Now that we have a few machines Updated to High Sierra it has stopped working on those machines. We found it worked on 10.13.2 but once we updated to 10.13.3 it stopped. When looking in JAMF in the details of the Policy running the script it says on the failed machines: 1. Executing Policy remove home folder
2. running Script remove_home_folder
3. Script exit code 0
4. Script result: LOGOUT: user account cleanup rm/Users/student name(can’t type it)/Library/Applications Support: Directory not empty rm:/Users/student name/Library: Directory not empty rm:/Users/student name/Directory not empty
Thus making it so that the home folder remains. We believe that because of the discovered hack with logout stated in this article
https://siguza.github.io/IOHIDeous/
Apple has tried to fix the hack. By doing this our script has been broken. We are not sure how to solve this problem.

3 REPLIES 3

grecopj
Contributor

I too have a script that removes users on logout and it has been working well for us. However, we are still on 10.12 and I have not tested it with 10.13.x. I have certain users listed not to delete within in the script. Here it is. Maybe give it a shot and see if this works.

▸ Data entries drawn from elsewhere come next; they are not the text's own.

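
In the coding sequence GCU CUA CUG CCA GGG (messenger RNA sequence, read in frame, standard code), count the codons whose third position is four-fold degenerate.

Codon 1 GCU (Ala): third position 4-fold.
Codon 2 CUA (Leu): third position 4-fold.
Codon 3 CUG (Leu): third position 4-fold.
Codon 4 CCA (Pro): third position 4-fold.
Codon 5 GGG (Gly): third position 4-fold.
Four-fold degenerate third positions: 5.

5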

for dir in /Users/* do if [ ! "$dir" = "/Users/admin" ] && [ ! "$dir" = "/Users/viscom" ] && [ ! "$dir" = "/Users/root" ] && [ ! "$dir" = "/Users/main" ] && [ ! "$dir" = "/Users/Shared" ] ; then echo ${dir} rm -R $dir dscl . -delete $dir fi done

exit 0

DBrowning
Valued Contributor II

try changing rm -R /Users/"$USER" to rm -Rf /Users/"$USER" It will force remove the directory.

Aprilddc
New Contributor

By changing the script to as suggested by ddcdennisb we got the same error. However with a run of 2-3 times it finally did work. So our new script reads like this

!/bin/bash

USER=$(stat -f '%Su' /dev/console)
dscl . -read /Groups/admin GroupMembership | grep -q "$USER"

if [ "$?" -eq "0" ]; then
echo "LOGOUT: admin folders will not be deleted."
exit 1
fi

if [ "$USER" == "testing" ]; then
echo "LOGOUT: testing account/folder will not be deleted."
exit 1
fi

if [ -d "/Users/$USER" ]; then
echo "LOGOUT: user account cleanup."
COUNTER=0
while [ $COUNTER -lt 10 ]; do if [ -d "/Users/$USER" ]; then rm -Rf /Users/"$USER" fi let COUNTER=COUNTER+1
done
dscl . -list /Users | grep -q "$USER"

if [ "$?" -eq "0" ]; then
dscl . -delete /Users/"$USER"
fi
fi
exit 0

This does indeed delete the home folders. Thank you to all who helped!